L'action de Jean ne fut pas limitée à l'Italie, l'Allemagne et la France. En Espagne, on le voit constituer un siège métropolitain à Oviedo. Par son influence, également, une loi contre le sacrilège fut ajoutée au Code Gothique d'Espagne. Jean reçut à Rome Burgraed, roi de Mercie, que les misères causées à l'Angleterre par les Danois avaient conduit à rechercher la paix dans le sanctuaire des apôtres. Edred, archevêque de Canterbury, chercha lui ausssi une consolation auprès du pape. Il était désespéré par les Danois et tracassé par le roi Alfred qui, dans sa jeunesse, ne fut pas le sage monarque qu'il devint ensuite. Jean lui écrivit pour le réconforter, et lui dit qu'il avait écrit pour enjoindre au roi de lui vouer une juste obéissance. La plupart des historiens contemporains nous disent simplement que Jean mourut le 16 décembre 882. L'un d'entre eux, toutefois, qui écrivit de la lointaine Fulda, a donné quelques terribles détails qui ne sont pas acceptés par les historiens modernes. Selon les annales de ce monastère, un homme des relations de Jean, qui voulait s'emparer de ses trésors, tenta de l'empoisonner. Trouvant cependant que la drogue agissait trop lentement, il le tua en le frappant à la tête d'un coup de marteau. Puis, terrifié par l'hostilité qui se manifesta aussitôt contre lui, il tomba mort avant que quiconque eût levé la main sur lui. Cette introduction du romanesque ainsi que la fausse date que les annales de Fulda assignent à la mort de Jean ont, à juste titre, jeté la suspicion sur cette histoire.

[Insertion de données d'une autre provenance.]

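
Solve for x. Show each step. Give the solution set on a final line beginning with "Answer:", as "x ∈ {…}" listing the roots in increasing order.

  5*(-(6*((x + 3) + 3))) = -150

Step 1. [5*(-(6*((x + 3) + 3))) = -150] divide by the outer 5, so div: -(6*((x + 3) + 3)) = -30.
Step 2. [-(6*((x + 3) + 3)) = -30] flip signs both sides, so neg: 6*((x + 3) + 3) = 30.
Step 3. [6*((x + 3) + 3) = 30] LHS = 6·(…); ÷6 both sides, so div: (x + 3) + 3 = 5.
Step 4. [(x + 3) + 3 = 5] the outer +3 inverts by subtracting 3. So sub: x + 3 = 2.
Step 5. [x + 3 = 2] 3 comes off first (subtract 3) ⇒ sub: x = -1.

Answer: x ∈ {-1}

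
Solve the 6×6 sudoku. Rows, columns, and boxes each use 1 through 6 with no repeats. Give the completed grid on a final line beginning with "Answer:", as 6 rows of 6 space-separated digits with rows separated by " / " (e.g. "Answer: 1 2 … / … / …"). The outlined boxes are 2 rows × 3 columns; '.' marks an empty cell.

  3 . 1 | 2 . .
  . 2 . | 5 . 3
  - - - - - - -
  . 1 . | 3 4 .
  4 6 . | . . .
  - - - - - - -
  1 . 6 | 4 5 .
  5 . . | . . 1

Step 1. [r6c3∈{2,3,4}] in box 5, 2 fits only at r6c3 ⇒ r6c3=2.
Step 2. [r4c5∈{1,2}] col 5 places 2 nowhere but r4c5. So r4c5=2.
Step 3. [r1c5∈{6}] r1c5 is down to just 6 ⇒ r1c5=6.
Step 4. [r6c2∈{3,4}] r6c2 is the only open cell in row 6 admitting 4, so r6c2=4.
Step 5. [r4c6∈{5}] r4c6's peers cover all but 5 ⇒ r4c6=5.
Step 6. [r6c4∈{6}] r6c4 is down to just 6, so r6c4=6.
Step 7. [r4c3∈{3}] only 3 remains possible at r4c3, so r4c3=3.
Step 8. [r3c3∈{5}] r3c3's peers cover all but 5 ⇒ r3c3=5.
Step 9. [r1c6∈{4}] only 4 remains possible at r1c6. So r1c6=4.
Step 10. [r2c5∈{1}] only 1 remains possible at r2c5 ⇒ r2c5=1.
Step 11. [r1c2∈{5}] nothing but 5 survives at r1c2 ⇒ r1c2=5.
Step 12. [r3c6∈{6}] nothing but 6 survives at r3c6 ⇒ r3c6=6.
Step 13. [r2c3∈{4}] r2c3's peers cover all but 4, so r2c3=4.
Step 14. [r2c1∈{6}] nothing but 6 survives at r2c1 ⇒ r2c1=6.
Step 15. [r6c5∈{3}] r6c5 has the single candidate 3, so r6c5=3.
Step 16. [r5c6∈{2}] only 2 remains possible at r5c6. So r5c6=2.
Step 17. [r5c2∈{3}] nothing but 3 survives at r5c2, so r5c2=3.
Step 18. [r3c1∈{2}] nothing but 2 survives at r3c1 ⇒ r3c1=2.
Step 19. [r4c4∈{1}] r4c4 has the single candidate 1. So r4c4=1.

Answer: 3 5 1 2 6 4 / 6 2 4 5 1 3 / 2 1 5 3 4 6 / 4 6 3 1 2 5 / 1 3 6 4 5 2 / 5 4 2 6 3 1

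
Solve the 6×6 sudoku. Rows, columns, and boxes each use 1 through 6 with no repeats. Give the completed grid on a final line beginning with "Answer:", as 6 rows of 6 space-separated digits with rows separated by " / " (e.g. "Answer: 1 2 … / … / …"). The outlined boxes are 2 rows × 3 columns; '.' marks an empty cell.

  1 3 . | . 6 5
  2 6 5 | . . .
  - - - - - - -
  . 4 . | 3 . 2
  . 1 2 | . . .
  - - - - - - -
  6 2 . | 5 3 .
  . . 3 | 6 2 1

Step 1. [r4c4∈{4}] r4c4's peers cover all but 4, so r4c4=4.
Step 2. [r3c1∈{5}] r3c1's peers cover all but 5, so r3c1=5.
Step 3. [r5c6∈{4}] r5c6's peers cover all but 4 ⇒ r5c6=4.
Step 4. [r2c5∈{1,4}] 4 has one home in row 2: r2c5, so r2c5=4.
Step 5. [r2c4∈{1}] only 1 remains possible at r2c4, so r2c4=1.
Step 6. [r5c3∈{1}] only 1 remains possible at r5c3, so r5c3=1.
Step 7. [r6c2∈{5}] nothing but 5 survives at r6c2 ⇒ r6c2=5.
Step 8. [r6c1∈{4}] r6c1 is down to just 4. So r6c1=4.
Step 9. [r4c1∈{3}] nothing but 3 survives at r4c1 ⇒ r4c1=3.
Step 10. [r1c4∈{2}] r1c4 is down to just 2. So r1c4=2.
Step 11. [r4c6∈{6}] r4c6 has the single candidate 6. So r4c6=6.
Step 12. [r3c5∈{1}] r3c5 is down to just 1 ⇒ r3c5=1.
Step 13. [r4c5∈{5}] r4c5 is down to just 5 ⇒ r4c5=5.
Step 14. [r1c3∈{4}] only 4 remains possible at r1c3 ⇒ r1c3=4.
Step 15. [r3c3∈{6}] r3c3 is down to just 6, so r3c3=6.
Step 16. [r2c6∈{3}] nothing but 3 survives at r2c6 ⇒ r2c6=3.

Answer: 1 3 4 2 6 5 / 2 6 5 1 4 3 / 5 4 6 3 1 2 / 3 1 2 4 5 6 / 6 2 1 5 3 4 / 4 5 3 6 2 1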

Voir les longs passages de la chronique de Jean, qui existent encore in P.L., CXXVI; aussi quinze Lettres in LOEWENFELD, Epp. Pont. Rom. (Leipzig, 1885); Liber Pontificalis ed. DUCHESNE, II, 221 sq.; FLODOARD, Annales; diverses annales contemporaines et auteurs modernes in Mon. Germ. Hist.: Script., I and II, et ibid.: Script. Langob.; Libellus de imp. potest. in P.L., CXXIX; AUXILIUS AND VULGARIUS in DUEMMLER, Auxilius und Vulgarius (Leipzig, 1866); LAPOTRE, Le Pape Jean VIII (Paris, 1895); BALAN, Il pontificato o di Giovanni VIII (Rome, 1880); GAY, L'Italie méridionale et l'empire byzantin (Paris, 1904): HERGENROETHER, Photius (Ratisbonne, 1867); JAGER, Hist. de Photius (Paris, 1844); FORTESCUE, The Orthodox Eastern Church (Londres, 1907): D'AVRIL, St Cyrille (Pari is, 1885); LEGER, Cyrille et Méthode (Paris, 1868); GINZEL, Gesch. der Slavenaposteln (Vienne, 1861); MANN, Lives of the Popes, III, 231 sqq.

HORACE K. MANN.
Tiré de "Catholic Encyclopedia", copyright © 1913 by the Encyclopedia Press, Inc. Traduction française : Bertrand Blochet, Septembre 2003.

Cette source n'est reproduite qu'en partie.